Hitung Biaya Total Tiba di Lokasi (Landed Cost)

Tambahkan harga pabrik, transportasi darat, biaya ekspor, angkutan laut/udara, asuransi, bea masuk, biaya kepabeanan, dan pengiriman ke lokasi Anda. Konversikan semua penawaran ke Incoterm yang sama sebelum membandingkannya.

Sertakan Opsi dan Kebutuhan Aplikasi

Tiang mast khusus, side shifter, penentu posisi garpu, baterai yang lebih besar, ban non-bekas, kabin, kamera, dan opsi lainnya dapat mengubah harga akhir secara signifikan.

Perkirakan Biaya Kepemilikan

Pertimbangkan pemeliharaan yang diharapkan, suku cadang pengganti, energi atau bahan bakar, penggantian baterai jika berlaku, dan waktu henti. Harga awal yang sedikit lebih tinggi dapat menghasilkan total biaya yang lebih rendah selama beberapa tahun.

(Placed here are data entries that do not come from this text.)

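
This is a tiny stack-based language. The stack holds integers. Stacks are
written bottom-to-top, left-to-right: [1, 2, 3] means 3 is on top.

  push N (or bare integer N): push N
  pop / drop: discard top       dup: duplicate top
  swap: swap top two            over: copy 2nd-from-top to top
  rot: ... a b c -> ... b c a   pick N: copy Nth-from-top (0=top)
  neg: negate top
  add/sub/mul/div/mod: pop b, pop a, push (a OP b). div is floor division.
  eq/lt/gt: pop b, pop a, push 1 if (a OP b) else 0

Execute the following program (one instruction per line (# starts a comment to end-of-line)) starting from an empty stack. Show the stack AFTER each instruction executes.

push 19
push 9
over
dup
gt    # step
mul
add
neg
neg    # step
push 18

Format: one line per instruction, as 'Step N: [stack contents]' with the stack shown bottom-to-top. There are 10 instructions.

Step 1: [19]
Step 2: [19, 9]
Step 3: [19, 9, 19]
Step 4: [19, 9, 19, 19]
Step 5: [19, 9, 0]
Step 6: [19, 0]
Step 7: [19]
Step 8: [-19]
Step 9: [19]
Step 10: [19, 18]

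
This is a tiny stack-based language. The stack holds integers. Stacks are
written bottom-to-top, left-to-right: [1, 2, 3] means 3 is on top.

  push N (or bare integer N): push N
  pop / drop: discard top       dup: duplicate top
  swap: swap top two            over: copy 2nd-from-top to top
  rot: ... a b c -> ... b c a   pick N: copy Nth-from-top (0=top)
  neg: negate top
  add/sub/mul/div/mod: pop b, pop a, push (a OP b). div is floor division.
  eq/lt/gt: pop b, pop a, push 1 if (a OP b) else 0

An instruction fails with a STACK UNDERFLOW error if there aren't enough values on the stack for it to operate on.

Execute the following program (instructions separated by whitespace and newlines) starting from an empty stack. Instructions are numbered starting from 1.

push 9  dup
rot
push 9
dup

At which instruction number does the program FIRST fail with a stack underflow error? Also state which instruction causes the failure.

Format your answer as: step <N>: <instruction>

Answer: step 3: rot

Derivation:
Step 1 ('push 9'): stack = [9], depth = 1
Step 2 ('dup'): stack = [9, 9], depth = 2
Step 3 ('rot'): needs 3 value(s) but depth is 2 — STACK UNDERFLOW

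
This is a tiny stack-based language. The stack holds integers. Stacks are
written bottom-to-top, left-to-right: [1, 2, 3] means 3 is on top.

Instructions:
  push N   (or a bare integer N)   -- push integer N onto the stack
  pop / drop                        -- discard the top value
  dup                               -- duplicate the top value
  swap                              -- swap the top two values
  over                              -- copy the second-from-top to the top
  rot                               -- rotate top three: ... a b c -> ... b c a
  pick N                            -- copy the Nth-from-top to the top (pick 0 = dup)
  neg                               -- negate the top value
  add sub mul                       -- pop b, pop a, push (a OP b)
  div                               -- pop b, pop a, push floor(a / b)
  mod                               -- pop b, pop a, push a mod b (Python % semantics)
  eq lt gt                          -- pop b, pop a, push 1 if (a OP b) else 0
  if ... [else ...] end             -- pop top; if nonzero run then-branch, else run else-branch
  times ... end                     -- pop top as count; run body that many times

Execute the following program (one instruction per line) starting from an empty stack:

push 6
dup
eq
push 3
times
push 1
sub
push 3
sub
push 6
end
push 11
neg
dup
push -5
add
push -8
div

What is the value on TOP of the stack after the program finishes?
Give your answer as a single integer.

Answer: 2

Derivation:
After 'push 6': [6]
After 'dup': [6, 6]
After 'eq': [1]
After 'push 3': [1, 3]
After 'times': [1]
After 'push 1': [1, 1]
After 'sub': [0]
After 'push 3': [0, 3]
After 'sub': [-3]
After 'push 6': [-3, 6]
  ...
After 'push 3': [-3, 2, 5, 3]
After 'sub': [-3, 2, 2]
After 'push 6': [-3, 2, 2, 6]
After 'push 11': [-3, 2, 2, 6, 11]
After 'neg': [-3, 2, 2, 6, -11]
After 'dup': [-3, 2, 2, 6, -11, -11]
After 'push -5': [-3, 2, 2, 6, -11, -11, -5]
After 'add': [-3, 2, 2, 6, -11, -16]
After 'push -8': [-3, 2, 2, 6, -11, -16, -8]
After 'div': [-3, 2, 2, 6, -11, 2]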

Saran dari Pemasok Forklift

Dari pengalaman saya sebagai pemasok forklift, perbandingan yang paling andal adalah meminta spesifikasi yang sama dari beberapa pemasok, menormalkan ketentuan pengiriman, lalu menambahkan perkiraan biaya purna jual dan operasional. Penawaran termurah tidak selalu merupakan pembelian dengan biaya terendah.

Kesimpulan

Hitung biaya pemasok forklift menggunakan total biaya tiba di lokasi dan biaya kepemilikan, bukan hanya harga satuan. Hal ini memudahkan identifikasi perbedaan tersembunyi dan membantu pembeli memilih pemasok berdasarkan nilai jangka panjang.